Auswirkungen von Hörschädigungen

Die unterschiedlichen Hörschädigungsarten wirken sich unterschiedlich auf betroffene SchülerInnen aus. Allgemein verzögert sich häufig die Entwicklung des Spracherwerbs. Die SchülerInnen müssen den aktiven und passiven Wortschatz bewusst erarbeiten. Eine Hörschädigung vermindert somit die kommunikativen Fähigkeiten. Gespräche können Hörgeschädigte frustrieren, wenn sie den Gesprächspartner nicht oder missverstehen. Hörschädigungen können das räumliche Hören einschränken. Im schulischen Bereich wirken sich Hörschadigungen vor allem auf das Lern- und Leistungsverhalten aus. Schwerhörige SchülerInnen müssen sich deutlich mehr konzentrieren, um dem Unterricht folgen zu können.

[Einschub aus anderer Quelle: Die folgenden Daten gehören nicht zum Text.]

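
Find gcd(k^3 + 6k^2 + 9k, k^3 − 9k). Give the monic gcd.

k^2 + 3k

By polynomial division,
  k^3 + 6k^2 + 9k = (k^3 − 9k) + (6k^2 + 18k)
  k^3 − 9k = ((1/6)k − 1/2)(6k^2 + 18k) + (0)
Last nonzero remainder: 6k^2 + 18k. Dividing through by 6 gives the monic gcd k^2 + 3k.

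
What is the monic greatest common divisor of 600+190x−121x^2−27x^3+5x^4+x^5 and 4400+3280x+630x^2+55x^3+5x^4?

10+7x+x^2

Euclidean algorithm in ℚ[x]:
  x^5+5x^4−27x^3−121x^2+190x+600 = ((1/5)x−6/5)(5x^4+55x^3+630x^2+3280x+4400) + (−87x^3−21x^2+3246x+5880)
  5x^4+55x^3+630x^2+3280x+4400 = (−(5/87)x−520/841)(−87x^3−21x^2+3246x+5880) + ((675800/841)x^2+(4730600/841)x+6758000/841)
  −87x^3−21x^2+3246x+5880 = (−(73167/675800)x+123627/168950)((675800/841)x^2+(4730600/841)x+6758000/841) + (0)
Last nonzero remainder: (675800/841)x^2+(4730600/841)x+6758000/841. Dividing through by 675800/841 gives the monic gcd x^2+7x+10.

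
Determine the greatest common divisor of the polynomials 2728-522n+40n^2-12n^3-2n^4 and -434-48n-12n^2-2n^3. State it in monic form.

Apply the Euclidean algorithm:
  -2n^4-12n^3+40n^2-522n+2728 = (n)(-2n^3-12n^2-48n-434) + (88n^2-88n+2728)
  -2n^3-12n^2-48n-434 = (-(1/44)n-7/44)(88n^2-88n+2728) + (0)
Last nonzero remainder: 88n^2-88n+2728. Dividing through by 88 gives the monic gcd n^2-n+31.

31-n+n^2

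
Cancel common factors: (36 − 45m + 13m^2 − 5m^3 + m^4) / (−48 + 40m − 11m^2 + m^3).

(−9 + 9m − m^2 + m^3)/(12 − 7m + m^2)

By polynomial division,
  m^4 − 5m^3 + 13m^2 − 45m + 36 = (m + 6)(m^3 − 11m^2 + 40m − 48) + (39m^2 − 237m + 324)
  m^3 − 11m^2 + 40m − 48 = ((1/39)m − 64/507)(39m^2 − 237m + 324) + ((300/169)m − 1200/169)
  39m^2 − 237m + 324 = ((2197/100)m − 4563/100)((300/169)m − 1200/169) + (0)
Last nonzero remainder: (300/169)m − 1200/169. Dividing through by 300/169 gives the monic gcd m − 4.
Cancel m − 4 from numerator and denominator to get the reduced form.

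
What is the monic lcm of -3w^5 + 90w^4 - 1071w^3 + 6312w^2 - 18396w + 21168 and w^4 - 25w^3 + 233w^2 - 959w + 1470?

w^6 - 35w^5 + 507w^4 - 3889w^3 + 16652w^2 - 37716w + 35280

Repeated division with remainder:
  -3w^5 + 90w^4 - 1071w^3 + 6312w^2 - 18396w + 21168 = (-3w + 15)(w^4 - 25w^3 + 233w^2 - 959w + 1470) + (3w^3 - 60w^2 + 399w - 882)
  w^4 - 25w^3 + 233w^2 - 959w + 1470 = ((1/3)w - 5/3)(3w^3 - 60w^2 + 399w - 882) + (0)
Last nonzero remainder: 3w^3 - 60w^2 + 399w - 882. Dividing through by 3 gives the monic gcd w^3 - 20w^2 + 133w - 294.
Then lcm(f, g) = f·g / gcd(f, g); expanding and making the result monic gives the answer.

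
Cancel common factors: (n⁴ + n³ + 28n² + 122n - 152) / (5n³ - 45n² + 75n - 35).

(n³ + 2n² + 30n + 152)/(5n² - 40n + 35)

By polynomial division,
  n⁴ + n³ + 28n² + 122n - 152 = ((1/5)n + 2)(5n³ - 45n² + 75n - 35) + (103n² - 21n - 82)
  5n³ - 45n² + 75n - 35 = ((5/103)n - 4530/10609)(103n² - 21n - 82) + ((742775/10609)n - 742775/10609)
  103n² - 21n - 82 = ((1092727/742775)n + 869938/742775)((742775/10609)n - 742775/10609) + (0)
Last nonzero remainder: (742775/10609)n - 742775/10609. Dividing through by 742775/10609 gives the monic gcd n - 1.
Cancel n - 1 from numerator and denominator to get the reduced form.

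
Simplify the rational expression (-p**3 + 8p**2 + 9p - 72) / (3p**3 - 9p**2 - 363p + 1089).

By polynomial division,
  -p**3 + 8p**2 + 9p - 72 = (-1/3)(3p**3 - 9p**2 - 363p + 1089) + (5p**2 - 112p + 291)
  3p**3 - 9p**2 - 363p + 1089 = ((3/5)p + 291/25)(5p**2 - 112p + 291) + ((19152/25)p - 57456/25)
  5p**2 - 112p + 291 = ((125/19152)p - 2425/19152)((19152/25)p - 57456/25) + (0)
Last nonzero remainder: (19152/25)p - 57456/25. Dividing through by 19152/25 gives the monic gcd p - 3.
Cancel p - 3 from numerator and denominator to get the reduced form.

(-p**2 + 5p + 24)/(3p**2 - 363)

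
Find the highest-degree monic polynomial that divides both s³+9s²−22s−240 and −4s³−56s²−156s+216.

s+6

By polynomial division,
  s³+9s²−22s−240 = (−1/4)(−4s³−56s²−156s+216) + (−5s²−61s−186)
  −4s³−56s²−156s+216 = ((4/5)s+36/25)(−5s²−61s−186) + ((2016/25)s+12096/25)
  −5s²−61s−186 = (−(125/2016)s−775/2016)((2016/25)s+12096/25) + (0)
Last nonzero remainder: (2016/25)s+12096/25. Dividing through by 2016/25 gives the monic gcd s+6.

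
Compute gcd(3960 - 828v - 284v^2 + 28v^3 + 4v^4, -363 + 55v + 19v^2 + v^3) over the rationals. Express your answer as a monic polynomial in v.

-33 + 8v + v^2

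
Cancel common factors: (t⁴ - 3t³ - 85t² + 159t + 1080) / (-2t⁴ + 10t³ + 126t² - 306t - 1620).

Repeated division with remainder:
  t⁴ - 3t³ - 85t² + 159t + 1080 = (-1/2)(-2t⁴ + 10t³ + 126t² - 306t - 1620) + (2t³ - 22t² + 6t + 270)
  -2t⁴ + 10t³ + 126t² - 306t - 1620 = (-t - 6)(2t³ - 22t² + 6t + 270) + (0)
Last nonzero remainder: 2t³ - 22t² + 6t + 270. Dividing through by 2 gives the monic gcd t³ - 11t² + 3t + 135.
Cancel t³ - 11t² + 3t + 135 from numerator and denominator to get the reduced form.

(-t - 8)/(2t + 12)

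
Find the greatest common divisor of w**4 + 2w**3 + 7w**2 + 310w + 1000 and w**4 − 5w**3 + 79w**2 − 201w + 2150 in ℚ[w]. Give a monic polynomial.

w**2 − 7w + 50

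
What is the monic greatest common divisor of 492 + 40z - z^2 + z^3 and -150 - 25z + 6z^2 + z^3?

By polynomial division,
  z^3 - z^2 + 40z + 492 = (z^3 + 6z^2 - 25z - 150) + (-7z^2 + 65z + 642)
  z^3 + 6z^2 - 25z - 150 = (-(1/7)z - 107/49)(-7z^2 + 65z + 642) + ((10224/49)z + 61344/49)
  -7z^2 + 65z + 642 = (-(343/10224)z + 5243/10224)((10224/49)z + 61344/49) + (0)
Last nonzero remainder: (10224/49)z + 61344/49. Dividing through by 10224/49 gives the monic gcd z + 6.

6 + z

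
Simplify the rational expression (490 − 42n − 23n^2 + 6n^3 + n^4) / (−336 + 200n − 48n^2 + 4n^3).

(35 + 12n + n^2)/(−24 + 4n)

Euclidean algorithm in ℚ[n]:
  n^4 + 6n^3 − 23n^2 − 42n + 490 = ((1/4)n + 9/2)(4n^3 − 48n^2 + 200n − 336) + (143n^2 − 858n + 2002)
  4n^3 − 48n^2 + 200n − 336 = ((4/143)n − 24/143)(143n^2 − 858n + 2002) + (0)
Last nonzero remainder: 143n^2 − 858n + 2002. Dividing through by 143 gives the monic gcd n^2 − 6n + 14.
Cancel n^2 − 6n + 14 from numerator and denominator to get the reduced form.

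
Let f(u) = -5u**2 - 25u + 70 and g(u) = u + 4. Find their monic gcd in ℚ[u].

1

By polynomial division,
  -5u**2 - 25u + 70 = (-5u - 5)(u + 4) + (90)
  u + 4 = ((1/90)u + 2/45)(90) + (0)
The last nonzero remainder is the constant 90, so the polynomials are coprime and gcd = 1.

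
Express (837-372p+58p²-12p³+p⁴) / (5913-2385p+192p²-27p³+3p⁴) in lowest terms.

(31+p²)/(219+9p+3p²)

By polynomial division,
  p⁴-12p³+58p²-372p+837 = (1/3)(3p⁴-27p³+192p²-2385p+5913) + (-3p³-6p²+423p-1134)
  3p⁴-27p³+192p²-2385p+5913 = (-p+11)(-3p³-6p²+423p-1134) + (681p²-8172p+18387)
  -3p³-6p²+423p-1134 = (-(1/227)p-14/227)(681p²-8172p+18387) + (0)
Last nonzero remainder: 681p²-8172p+18387. Dividing through by 681 gives the monic gcd p²-12p+27.
Cancel p²-12p+27 from numerator and denominator to get the reduced form.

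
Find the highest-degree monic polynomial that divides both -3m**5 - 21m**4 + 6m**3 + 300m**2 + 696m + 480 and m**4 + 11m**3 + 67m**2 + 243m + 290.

m**2 + 7m + 10

Repeated division with remainder:
  -3m**5 - 21m**4 + 6m**3 + 300m**2 + 696m + 480 = (-3m + 12)(m**4 + 11m**3 + 67m**2 + 243m + 290) + (75m**3 + 225m**2 - 1350m - 3000)
  m**4 + 11m**3 + 67m**2 + 243m + 290 = ((1/75)m + 8/75)(75m**3 + 225m**2 - 1350m - 3000) + (61m**2 + 427m + 610)
  75m**3 + 225m**2 - 1350m - 3000 = ((75/61)m - 300/61)(61m**2 + 427m + 610) + (0)
Last nonzero remainder: 61m**2 + 427m + 610. Dividing through by 61 gives the monic gcd m**2 + 7m + 10.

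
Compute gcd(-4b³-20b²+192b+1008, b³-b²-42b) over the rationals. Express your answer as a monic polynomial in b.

b²-b-42

Euclidean algorithm in ℚ[b]:
  -4b³-20b²+192b+1008 = (-4)(b³-b²-42b) + (-24b²+24b+1008)
  b³-b²-42b = (-(1/24)b)(-24b²+24b+1008) + (0)
Last nonzero remainder: -24b²+24b+1008. Dividing through by -24 gives the monic gcd b²-b-42.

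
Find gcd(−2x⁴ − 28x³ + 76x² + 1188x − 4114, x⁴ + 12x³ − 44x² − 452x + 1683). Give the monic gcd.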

Eine ständig erhöhte Konzentration führt dazu, dass Betroffene schneller ermüden und inhaltlich nicht mehr folgen können. 

Einseitige Hörschädigung

Eine einseitige Hörschädigung wirkt sich meist kaum auf die Sprachentwicklung und das Sprechen aus. Kinder kommunizieren in ruhiger Umgebung oder in einem Gespräch unauffällig. Häufig bleibt die Hörschädigung bis ins Jugendalter unentdeckt. Trotzdem beeinträchtigt eine einseitige Hörschädigung SchülerInnen in folgenden Bereichen: 

  • Lautstärke-Verlust bis zu 10dB
  • Kopfschatten-Effekt fehlt (Beeinträchtigung der Schallortung)
  • Einschränkung des räumlichen Hörens
  • Hören im Störschall beeinträchtigt

Leichtgradige Hörschädigung

Eine leichtgradige Schwerhörigkeit bedeutet einen Hörverlust zwischen 20 dB und 40 dB. Hörgeräte können die Beeinträchtigung weitgehend ausgleichen und Betroffene können auch leisen Gesprächen folgen. Sprache und Wortschatz sind meist unauffällig, wenn Kinder frühzeitig mit Hörgeräten versorgt wurden. Verständnisschwierigkeiten treten vor allem bei der Kommunikation in Gruppen auf. Die Hörgeräte verstärken nicht nur die gesprochenen Worte sondern auch Nebengeräusche und Störschall. Das Sprachverstehen sinkt dadurch drastisch. Die SchülerInnen müssen sich besonders stark konzentrieren. Dadurch verkürzt sich die Konzentrationsspanne. Im Unterricht sollten deshalb Hilfen für leichtgradig hörgeschädigte SchülerInnen umgesetzt werden.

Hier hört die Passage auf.